At the campfire, he kisses me. My first kiss (cringe) i am so slow. But man, he caught me by suprise, and it was an amazing kiss. We go out, but this relatioship is secret.. And i hated that part. None of his friends still know about me and him. I want them to know! But yeah, after this kiss, we see each other on a few camps, kiss, meet up, but then we don't kiss.. He doesn't want a relationship. Then he changes his mind and wants me back. And then he falls for Beth. Again.
He now lives a while away.. down south :( And yes, he's in love with Beth. They've been together twice before, and they're getting back together again. He doesn't know what this does to me. He assumes we're best friends with a history, but i don't look at it that way.

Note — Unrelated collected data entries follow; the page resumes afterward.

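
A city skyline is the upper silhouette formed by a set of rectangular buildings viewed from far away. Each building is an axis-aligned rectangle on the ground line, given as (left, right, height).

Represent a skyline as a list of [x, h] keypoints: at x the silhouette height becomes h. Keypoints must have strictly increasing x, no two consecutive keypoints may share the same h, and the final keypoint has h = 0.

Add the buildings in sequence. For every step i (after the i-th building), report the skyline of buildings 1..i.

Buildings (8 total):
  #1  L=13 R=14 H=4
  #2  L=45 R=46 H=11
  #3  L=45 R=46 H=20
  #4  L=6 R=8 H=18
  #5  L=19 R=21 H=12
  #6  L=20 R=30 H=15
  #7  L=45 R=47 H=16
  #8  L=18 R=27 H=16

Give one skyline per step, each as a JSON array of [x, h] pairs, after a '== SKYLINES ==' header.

== SKYLINES ==
[[13,4],[14,0]]
[[13,4],[14,0],[45,11],[46,0]]
[[13,4],[14,0],[45,20],[46,0]]
[[6,18],[8,0],[13,4],[14,0],[45,20],[46,0]]
[[6,18],[8,0],[13,4],[14,0],[19,12],[21,0],[45,20],[46,0]]
[[6,18],[8,0],[13,4],[14,0],[19,12],[20,15],[30,0],[45,20],[46,0]]
[[6,18],[8,0],[13,4],[14,0],[19,12],[20,15],[30,0],[45,20],[46,16],[47,0]]
[[6,18],[8,0],[13,4],[14,0],[18,16],[27,15],[30,0],[45,20],[46,16],[47,0]]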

Yesterday at a 'wild' *cough* party, we messed about, all 10 of us, explorers. Twas pretty funny.. and I got some attention due to my birthday, the day before.
He smiled, he winked, and he's now poking me on facebook.. Plus he's good at holding me.. Ahhh.. The feeling is wondrous. It makes me feel all nice inside. He's tall, funny, and cheeky. But i know of him, and he knows of me.. What exactly does he know? God only knows.. as well as his ex, who i also know. Yes, shes beautiful, and slim, and funny. And here i am, daydreaming.. Meh, daydreaming rocks.
What am i like.. Falling for everyone who pays me the tiniest bit of attention.. I feel terrible about what my heart does to me. It leaps, and yes, it falls..
But heh, my heart is jumping somersaults, Whilst my mind is looking at me shamefully.
I don't wanna be without you babe - Broken-Hearted Girl - Beyonce.